Dışişleri Bakanı Ahmet Davutoğlu’nun geçenlerde Cengiz Çandar’a yaptığı değerlendirmede, Bağdat-Erbil gerginliğinin Suriye’deki gelişmelerden bile daha kaygı verici olduğunu söylemiş.
Benim kişisel değerlendirmem, Irak’ın dünyadaki en önemli ticaret ortaklığı yapılacak ülke konumunda olduğudur.
Elimdeki ‘BP Statistical Review of World Energy’ ile ‘World Energy Outlook’ yıllık raporlarında, ki bütün dünya bu raporları referans alıyor, Irak’ın 2030 yılına kadar petrol gelirinin en az 10 trilyon dolar olacağını yazıyor.

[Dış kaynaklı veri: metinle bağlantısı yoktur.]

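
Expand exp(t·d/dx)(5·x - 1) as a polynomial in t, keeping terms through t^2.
5 t + 5 x - 1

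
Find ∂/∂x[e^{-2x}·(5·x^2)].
10 x \left(1 - x\right) e^{- 2 x}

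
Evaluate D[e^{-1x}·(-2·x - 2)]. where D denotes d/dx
2 x e^{- x}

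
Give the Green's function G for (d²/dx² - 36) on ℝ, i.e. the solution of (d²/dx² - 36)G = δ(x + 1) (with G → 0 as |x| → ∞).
-\frac{e^{-6|x + 1|}}{12}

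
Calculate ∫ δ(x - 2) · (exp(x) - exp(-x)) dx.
2 \sinh{\left(2 \right)}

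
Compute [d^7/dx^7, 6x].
42\frac{d^{6}}{dx^{6}}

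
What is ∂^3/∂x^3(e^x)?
e^{x}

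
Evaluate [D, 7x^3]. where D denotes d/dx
21 x^{2}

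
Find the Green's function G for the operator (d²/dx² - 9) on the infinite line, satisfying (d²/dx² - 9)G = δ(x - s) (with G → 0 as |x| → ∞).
-\frac{e^{-3|x-s|}}{6}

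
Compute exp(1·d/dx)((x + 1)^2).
x^{2} + 4 x + 4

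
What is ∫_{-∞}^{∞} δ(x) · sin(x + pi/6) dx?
\frac{1}{2}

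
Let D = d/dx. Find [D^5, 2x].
10D^{4}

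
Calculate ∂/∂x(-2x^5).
- 10 x^{4}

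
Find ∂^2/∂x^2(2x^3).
12 x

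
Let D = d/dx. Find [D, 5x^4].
20 x^{3}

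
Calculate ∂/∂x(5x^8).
40 x^{7}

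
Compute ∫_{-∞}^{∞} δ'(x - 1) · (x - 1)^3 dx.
0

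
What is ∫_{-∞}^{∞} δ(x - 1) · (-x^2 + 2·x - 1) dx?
0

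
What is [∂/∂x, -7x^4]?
- 28 x^{3}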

Ne kadar üretim yapacaklarını yazıp bilgi kirliliği yaratmak istemiyorum. Ama bugün halen çalışır durumdaki kuyuların daha verimli çalıştırılması ile elde edilecek rakam bu. Yeni kuyular, yeni bölgeler saptanırsa haliyle rakam daha da artacaktır.
İşte bunun nedenledir ki, Irak için ‘Dünya ekonomisinin kilit ülkesi’ deniyor.
Irak’ın asıl petrol zenginliği ülkenin güneyinde. Yani, ülkeyi hep bir bütün olarak görüp, strateji öyle planlanmaldır.
Irak’ın neye ihtiyacı yok ki?
Bu stratejinin en önemli yansıması da Gaziantep ekonomisine olacaktır dersek, yanlış olmaz değil mi?